Heavy-Tailed and Long-Range Dependent Noise in Stochastic Approximation: A Finite-Time Analysis

TL;DR

This paper develops finite-time convergence bounds for stochastic approximation algorithms under heavy-tailed and long-range dependent noise, extending classical results to more realistic noise models in reinforcement learning and optimization.

Contribution

It introduces the first finite-time moment bounds for SA with heavy-tailed and LRD noise, using a noise-averaging approach that does not alter the iteration.

Findings

Finite-time bounds for heavy-tailed noise in SA.

Finite-time bounds for long-range dependent noise in SA.

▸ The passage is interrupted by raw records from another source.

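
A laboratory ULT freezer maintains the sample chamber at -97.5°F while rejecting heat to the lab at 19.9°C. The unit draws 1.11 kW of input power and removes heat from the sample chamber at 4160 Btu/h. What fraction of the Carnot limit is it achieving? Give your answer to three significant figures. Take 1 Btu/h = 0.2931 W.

Converting, Q̇_C = 4160 Btu/h = 1.219 kW, so COP_actual = Q̇_C/Ẇ = 1.219/1.110 = 1.098.
In absolute terms T_C = 201.21 K and T_H = 293.05 K, so ΔT = 91.84 K.
COP_Carnot = T_C/ΔT = 201.21/91.84 = 2.191.
η_II = COP_actual/COP_Carnot = 1.098/2.191 = 0.5014.

0.501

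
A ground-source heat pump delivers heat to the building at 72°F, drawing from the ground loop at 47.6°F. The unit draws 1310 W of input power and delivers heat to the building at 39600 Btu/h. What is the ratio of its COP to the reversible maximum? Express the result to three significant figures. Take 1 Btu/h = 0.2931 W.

0.407

Converting, Q̇_H = 39600 Btu/h = 11610 W, so COP_actual = Q̇_H/Ẇ = 11610/1310 = 8.860.
In absolute terms T_C = 281.82 K and T_H = 295.37 K, so ΔT = 13.56 K.
COP_Carnot = T_H/ΔT = 295.37/13.56 = 21.79.
η_II = COP_actual/COP_Carnot = 8.860/21.79 = 0.4066.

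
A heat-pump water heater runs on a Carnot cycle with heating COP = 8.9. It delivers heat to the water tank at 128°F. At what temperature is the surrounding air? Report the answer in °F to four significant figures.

COP_HP = T_H/(T_H − T_C) gives T_H − T_C = T_H/COP.
With T_H = 326.48 K, T_C = 326.48 × (1 − 1/8.9) = 289.80 K.
Converting, 289.80 K = 61.97°F.

61.97 °F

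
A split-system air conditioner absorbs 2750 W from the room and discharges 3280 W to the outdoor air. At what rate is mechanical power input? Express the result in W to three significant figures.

For a cyclic device the first law requires Q̇_H = Q̇_C + Ẇ.
Ẇ = Q̇_H − Q̇_C = 530.0 W.

530 W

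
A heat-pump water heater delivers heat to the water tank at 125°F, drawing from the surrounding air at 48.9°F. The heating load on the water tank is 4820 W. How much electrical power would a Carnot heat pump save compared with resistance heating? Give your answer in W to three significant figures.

In absolute terms T_C = 282.54 K and T_H = 324.82 K, so ΔT = 42.28 K.
COP_Carnot = T_H/ΔT = 324.82/42.28 = 7.683.
Resistance heating needs Ẇ_res = Q̇_H = 4820 W; the reversible heat pump needs only Ẇ_hp = Q̇_H/COP = 627.4 W.
Saving = 4820 − 627.4 = 4193 W.

4190 W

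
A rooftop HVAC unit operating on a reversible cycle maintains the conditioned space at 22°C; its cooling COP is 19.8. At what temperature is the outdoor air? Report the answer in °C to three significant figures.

COP_R = T_C/(T_H − T_C) gives T_H − T_C = T_C/COP.
With T_C = 295.15 K, T_H = 295.15 × (1 + 1/19.8) = 310.06 K.
Converting, 310.06 K = 36.91°C.

36.9 °C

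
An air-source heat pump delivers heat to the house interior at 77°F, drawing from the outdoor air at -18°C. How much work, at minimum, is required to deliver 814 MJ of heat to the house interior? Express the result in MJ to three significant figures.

117 MJ

In absolute terms T_C = 255.15 K and T_H = 298.15 K, so ΔT = 43.00 K.
The reversible limit is COP_HP = T_H/ΔT = 6.934, so W_min = Q_H/COP = Q_H·ΔT/T_H.
W_min = 814.0 × 43.00/298.15 = 117.4 MJ.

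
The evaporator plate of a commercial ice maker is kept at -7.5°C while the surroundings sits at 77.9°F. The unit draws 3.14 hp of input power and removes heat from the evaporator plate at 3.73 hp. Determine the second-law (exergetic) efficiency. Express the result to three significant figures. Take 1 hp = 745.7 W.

COP_actual = Q̇_C/Ẇ = 3.730/3.140 = 1.188.
In absolute terms T_C = 265.65 K and T_H = 298.65 K, so ΔT = 33.00 K.
COP_Carnot = T_C/ΔT = 265.65/33.00 = 8.050.
η_II = COP_actual/COP_Carnot = 1.188/8.050 = 0.1476.

0.148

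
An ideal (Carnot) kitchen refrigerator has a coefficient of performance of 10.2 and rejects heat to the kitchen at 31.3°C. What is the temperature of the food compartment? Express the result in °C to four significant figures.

4.117 °C

For a Carnot refrigerator COP_R = T_C/(T_H − T_C), so T_C = COP·T_H/(1 + COP).
With T_H = 304.45 K, T_C = 10.2 × 304.45/11.20 = 277.27 K.
Converting, 277.27 K = 4.12°C.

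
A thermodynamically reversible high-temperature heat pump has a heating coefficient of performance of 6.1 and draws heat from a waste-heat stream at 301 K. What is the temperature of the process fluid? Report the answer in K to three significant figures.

360 K

COP_HP = T_H/(T_H − T_C) rearranges to T_H = COP·T_C/(COP − 1).
With T_C = 301.00 K, T_H = 6.1 × 301.00/5.100 = 360.02 K.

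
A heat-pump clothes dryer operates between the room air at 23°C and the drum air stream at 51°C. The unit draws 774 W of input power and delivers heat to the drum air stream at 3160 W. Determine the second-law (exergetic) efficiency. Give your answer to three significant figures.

0.353

COP_actual = Q̇_H/Ẇ = 3160/774.0 = 4.083.
In absolute terms T_C = 296.15 K and T_H = 324.15 K, so ΔT = 28.00 K.
COP_Carnot = T_H/ΔT = 324.15/28.00 = 11.58.
η_II = COP_actual/COP_Carnot = 4.083/11.58 = 0.3527.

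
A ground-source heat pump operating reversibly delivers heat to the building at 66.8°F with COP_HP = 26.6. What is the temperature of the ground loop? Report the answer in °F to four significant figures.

COP_HP = T_H/(T_H − T_C) gives T_H − T_C = T_H/COP.
With T_H = 292.48 K, T_C = 292.48 × (1 − 1/26.6) = 281.49 K.
Converting, 281.49 K = 47.01°F.

47.01 °F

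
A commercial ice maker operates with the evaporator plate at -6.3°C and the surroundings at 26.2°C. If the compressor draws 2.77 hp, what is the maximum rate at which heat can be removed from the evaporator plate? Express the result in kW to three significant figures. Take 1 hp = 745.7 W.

In absolute terms T_C = 266.85 K and T_H = 299.35 K, so ΔT = 32.50 K.
COP_Carnot = T_C/ΔT = 266.85/32.50 = 8.211.
Q̇_max = COP_Carnot × Ẇ = 8.211 × 2.770 hp = 22.74 hp = 16.96 kW.

17.0 kW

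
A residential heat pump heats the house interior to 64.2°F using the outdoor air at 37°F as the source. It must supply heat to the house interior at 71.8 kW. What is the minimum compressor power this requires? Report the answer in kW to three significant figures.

3.73 kW

In absolute terms T_C = 275.93 K and T_H = 291.04 K, so ΔT = 15.11 K.
COP_Carnot = T_H/ΔT = 291.04/15.11 = 19.26.
Ẇ_min = Q̇/COP_Carnot = 71.80/19.26 = 3.728 kW.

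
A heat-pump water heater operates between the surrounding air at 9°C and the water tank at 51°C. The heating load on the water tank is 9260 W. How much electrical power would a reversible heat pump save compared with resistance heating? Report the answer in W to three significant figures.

8060 W

In absolute terms T_C = 282.15 K and T_H = 324.15 K, so ΔT = 42.00 K.
COP_Carnot = T_H/ΔT = 324.15/42.00 = 7.718.
Resistance heating needs Ẇ_res = Q̇_H = 9260 W; the reversible heat pump needs only Ẇ_hp = Q̇_H/COP = 1200 W.
Saving = 9260 − 1200 = 8060 W.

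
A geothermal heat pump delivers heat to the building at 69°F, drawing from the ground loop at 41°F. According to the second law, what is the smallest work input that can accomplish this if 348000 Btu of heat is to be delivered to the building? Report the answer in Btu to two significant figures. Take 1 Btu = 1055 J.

In absolute terms T_C = 278.15 K and T_H = 293.71 K, so ΔT = 15.56 K.
The reversible limit is COP_HP = T_H/ΔT = 18.88, so W_min = Q_H/COP = Q_H·ΔT/T_H.
W_min = 348000 × 15.56/293.71 = 18430 Btu.

18000 Btu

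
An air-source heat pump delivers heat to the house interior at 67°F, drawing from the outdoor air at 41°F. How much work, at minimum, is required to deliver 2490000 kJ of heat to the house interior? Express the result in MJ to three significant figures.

In absolute terms T_C = 278.15 K and T_H = 292.59 K, so ΔT = 14.44 K.
The reversible limit is COP_HP = T_H/ΔT = 20.26, so W_min = Q_H/COP = Q_H·ΔT/T_H.
W_min = 2490000 × 14.44/292.59 = 122900 kJ = 122.9 MJ.

123 MJ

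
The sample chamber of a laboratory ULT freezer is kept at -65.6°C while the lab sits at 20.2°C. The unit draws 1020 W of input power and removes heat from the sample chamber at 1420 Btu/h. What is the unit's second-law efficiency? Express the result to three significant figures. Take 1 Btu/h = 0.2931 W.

Converting, Q̇_C = 1420 Btu/h = 416.2 W, so COP_actual = Q̇_C/Ẇ = 416.2/1020 = 0.4080.
In absolute terms T_C = 207.55 K and T_H = 293.35 K, so ΔT = 85.80 K.
COP_Carnot = T_C/ΔT = 207.55/85.80 = 2.419.
η_II = COP_actual/COP_Carnot = 0.4080/2.419 = 0.1687.

0.169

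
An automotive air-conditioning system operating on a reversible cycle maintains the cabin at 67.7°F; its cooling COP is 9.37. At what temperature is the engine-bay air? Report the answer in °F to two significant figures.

COP_R = T_C/(T_H − T_C) gives T_H − T_C = T_C/COP.
With T_C = 292.98 K, T_H = 292.98 × (1 + 1/9.37) = 324.25 K.
Converting, 324.25 K = 123.98°F.

120 °F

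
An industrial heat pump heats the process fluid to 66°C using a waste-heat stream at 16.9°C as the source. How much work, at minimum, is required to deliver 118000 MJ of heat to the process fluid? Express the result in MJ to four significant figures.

17080 MJ

In absolute terms T_C = 290.05 K and T_H = 339.15 K, so ΔT = 49.10 K.
The reversible limit is COP_HP = T_H/ΔT = 6.907, so W_min = Q_H/COP = Q_H·ΔT/T_H.
W_min = 118000 × 49.10/339.15 = 17080 MJ.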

Numerical experiments validating the theoretical results.

Abstract

Stochastic approximation (SA) is a fundamental iterative framework with broad applications in reinforcement learning and optimization. Classical analyses typically rely on martingale difference or Markov noise with bounded second moments, but many practical settings, including finance and communications, frequently encounter heavy-tailed and long-range dependent (LRD) noise. In this work, we study SA for finding the root of a strongly monotone operator under these non-classical noise models. We establish the first finite-time moment bounds in both settings, providing explicit convergence rates that quantify the impact of heavy tails and temporal dependence. Our analysis employs a noise-averaging argument that regularizes the impact of noise without modifying the iteration. Finally, we apply our general framework to stochastic gradient descent (SGD) and gradient play, and corroborate our finite-time analysis through numerical experiments.